FIG. 1 is a cross-sectional view showing an example of a semiconductor device using the film carrier of the present invention, FIG. 2 is an enlarged cross-sectional view when a through-hole is filled with a multi-layered metal material, and FIG. ~
(E) is a manufacturing process diagram for obtaining the semiconductor device by connecting the semiconductor element 1 to a film carrier. DESCRIPTION OF SYMBOLS 1 ... Semiconductor element, 2 ... Insulating film, 3 ... Lead, 4 ... Through hole, 5 ... Metal substance, 6 ... Bump-shaped metal protrusion, 7 ... External connection electrode, 8 ... Thermal adhesive resin layer

──────────────────────────────────────────────────続 き Continuation of the front page (56) References JP-A-55-48954 (JP, A) JP-A-63-92036 (JP, A) JP-A-56-167340 (JP, A) 110506 (JP, A) Jiko 57-27141 (JP, Y2) (58) Fields investigated (Int. Cl. ⁶ , DB name) H01L 21/60 H01L 23/50

Claims (4)

(57) [Claims] An insulating film having a plurality of fine through holes in a thickness direction has a lead in an opening on one side, and a conductive path made of a metal material is formed only in the lead forming through hole, and the other surface of the through hole is provided.
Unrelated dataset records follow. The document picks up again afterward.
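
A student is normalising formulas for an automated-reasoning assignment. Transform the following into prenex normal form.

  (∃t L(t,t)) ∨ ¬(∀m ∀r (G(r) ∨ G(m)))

∃t ∃m ∃r (L(t,t) ∨ ¬G(r) ∧ ¬G(m))

Move each ¬ inward, flipping quantifiers it crosses:
  (∃t L(t,t)) ∨ (∃m ∃r (¬G(r) ∧ ¬G(m)))
Finally move all quantifiers to the prefix:
  ∃t ∃m ∃r (L(t,t) ∨ ¬G(r) ∧ ¬G(m))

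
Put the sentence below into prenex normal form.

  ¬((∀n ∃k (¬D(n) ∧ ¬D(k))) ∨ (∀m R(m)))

∃n ∀k ∃m ((D(n) ∨ D(k)) ∧ ¬R(m))

Move each ¬ inward, flipping quantifiers it crosses:
  (∃n ∀k (D(n) ∨ D(k))) ∧ (∃m ¬R(m))
All bound variables are already distinct, so no renaming is needed.
Finally move all quantifiers to the prefix:
  ∃n ∀k ∃m ((D(n) ∨ D(k)) ∧ ¬R(m))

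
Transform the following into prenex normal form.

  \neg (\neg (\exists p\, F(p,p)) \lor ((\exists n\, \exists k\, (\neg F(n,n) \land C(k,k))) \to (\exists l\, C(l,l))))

Eliminate → and ↔ using ¬ and ∨.
  \neg (\neg (\exists p\, F(p,p)) \lor \neg (\exists n\, \exists k\, (\neg F(n,n) \land C(k,k))) \lor (\exists l\, C(l,l)))
Drive negations inward (¬∀x A ≡ ∃x ¬A, ¬∃x A ≡ ∀x ¬A, De Morgan for ∧/∨):
  (\exists p\, F(p,p)) \land (\exists n\, \exists k\, (\neg F(n,n) \land C(k,k))) \land (\forall l\, \neg C(l,l))
All bound variables are already distinct, so no renaming is needed.
Extract every quantifier outward, since the variables are now distinct and don't occur free across branches:
  \exists p\, \exists n\, \exists k\, \forall l\, (F(p,p) \land \neg F(n,n) \land C(k,k) \land \neg C(l,l))

\exists p\, \exists n\, \exists k\, \forall l\, (F(p,p) \land \neg F(n,n) \land C(k,k) \land \neg C(l,l))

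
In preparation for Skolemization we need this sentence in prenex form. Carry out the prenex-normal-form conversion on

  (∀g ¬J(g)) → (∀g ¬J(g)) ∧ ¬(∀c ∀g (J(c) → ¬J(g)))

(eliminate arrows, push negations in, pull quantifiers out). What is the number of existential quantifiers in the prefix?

First replace A → B with ¬A ∨ B.
  ¬(∀g ¬J(g)) ∨ (∀g ¬J(g)) ∧ ¬(∀c ∀g (¬J(c) ∨ ¬J(g)))
Move each ¬ inward, flipping quantifiers it crosses:
  (∃g J(g)) ∨ (∀g ¬J(g)) ∧ (∃c ∃g (J(c) ∧ J(g)))
Standardize variables apart so no two quantifiers bind the same name: g↦z, g↦z1.
  (∃g J(g)) ∨ (∀z ¬J(z)) ∧ (∃c ∃z1 (J(c) ∧ J(z1)))
Pull the quantifiers to the front (each side's bound variable is not free in the other side):
  ∃g ∀z ∃c ∃z1 (J(g) ∨ ¬J(z) ∧ J(c) ∧ J(z1))
The prefix is ∃g ∀z ∃c ∃z1: 1 universal, 3 existential.

3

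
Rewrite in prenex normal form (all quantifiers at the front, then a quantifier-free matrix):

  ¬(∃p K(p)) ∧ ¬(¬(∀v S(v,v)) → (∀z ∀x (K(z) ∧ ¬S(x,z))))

Eliminate → and ↔ using ¬ and ∨.
  ¬(∃p K(p)) ∧ ¬(¬¬(∀v S(v,v)) ∨ (∀z ∀x (K(z) ∧ ¬S(x,z))))
Drive negations inward (¬∀x A ≡ ∃x ¬A, ¬∃x A ≡ ∀x ¬A, De Morgan for ∧/∨):
  (∀p ¬K(p)) ∧ (∃v ¬S(v,v)) ∧ (∃z ∃x (¬K(z) ∨ S(x,z)))
All bound variables are already distinct, so no renaming is needed.
Extract every quantifier outward, since the variables are now distinct and don't occur free across branches:
  ∀p ∃v ∃z ∃x (¬K(p) ∧ ¬S(v,v) ∧ (¬K(z) ∨ S(x,z)))

∀p ∃v ∃z ∃x (¬K(p) ∧ ¬S(v,v) ∧ (¬K(z) ∨ S(x,z)))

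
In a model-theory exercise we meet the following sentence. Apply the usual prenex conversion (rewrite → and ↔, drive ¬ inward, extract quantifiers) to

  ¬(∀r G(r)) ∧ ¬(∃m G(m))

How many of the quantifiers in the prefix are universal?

1

Move each ¬ inward, flipping quantifiers it crosses:
  (∃r ¬G(r)) ∧ (∀m ¬G(m))
All bound variables are already distinct, so no renaming is needed.
Pull the quantifiers to the front (each side's bound variable is not free in the other side):
  ∃r ∀m (¬G(r) ∧ ¬G(m))
The prefix is ∃r ∀m: 1 universal, 1 existential.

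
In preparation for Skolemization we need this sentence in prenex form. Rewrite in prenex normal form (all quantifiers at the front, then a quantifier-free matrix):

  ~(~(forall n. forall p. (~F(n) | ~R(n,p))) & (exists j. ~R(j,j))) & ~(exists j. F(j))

Drive negations inward (¬∀x A ≡ ∃x ¬A, ¬∃x A ≡ ∀x ¬A, De Morgan for ∧/∨):
  ((forall n. forall p. (~F(n) | ~R(n,p))) | (forall j. R(j,j))) & (forall j. ~F(j))
Standardize variables apart so no two quantifiers bind the same name: j↦b.
  ((forall n. forall p. (~F(n) | ~R(n,p))) | (forall j. R(j,j))) & (forall b. ~F(b))
Extract every quantifier outward, since the variables are now distinct and don't occur free across branches:
  forall n. forall p. forall j. forall b. ((~F(n) | ~R(n,p) | R(j,j)) & ~F(b))

forall n. forall p. forall j. forall b. ((~F(n) | ~R(n,p) | R(j,j)) & ~F(b))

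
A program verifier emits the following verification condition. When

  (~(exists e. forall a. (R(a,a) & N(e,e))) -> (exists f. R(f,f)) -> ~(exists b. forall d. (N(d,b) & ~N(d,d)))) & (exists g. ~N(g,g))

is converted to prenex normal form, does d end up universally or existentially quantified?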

A film carrier in which a bump-shaped metal protrusion is formed in an opening, and a thermo-adhesive resin layer made of a thermoplastic resin is formed on a surface of the insulating film on which the bump-shaped metal protrusion is formed. 2. The film carrier according to claim 1, wherein the conductive path is formed by filling a metal substance. 3. The film carrier according to claim 1, wherein the conductive path is formed in a multilayer structure by a plurality of types of metal substances. 4. A semiconductor device comprising a semiconductor element having an external connection electrode connected to a bump-shaped metal protrusion on the film carrier according to claim 1.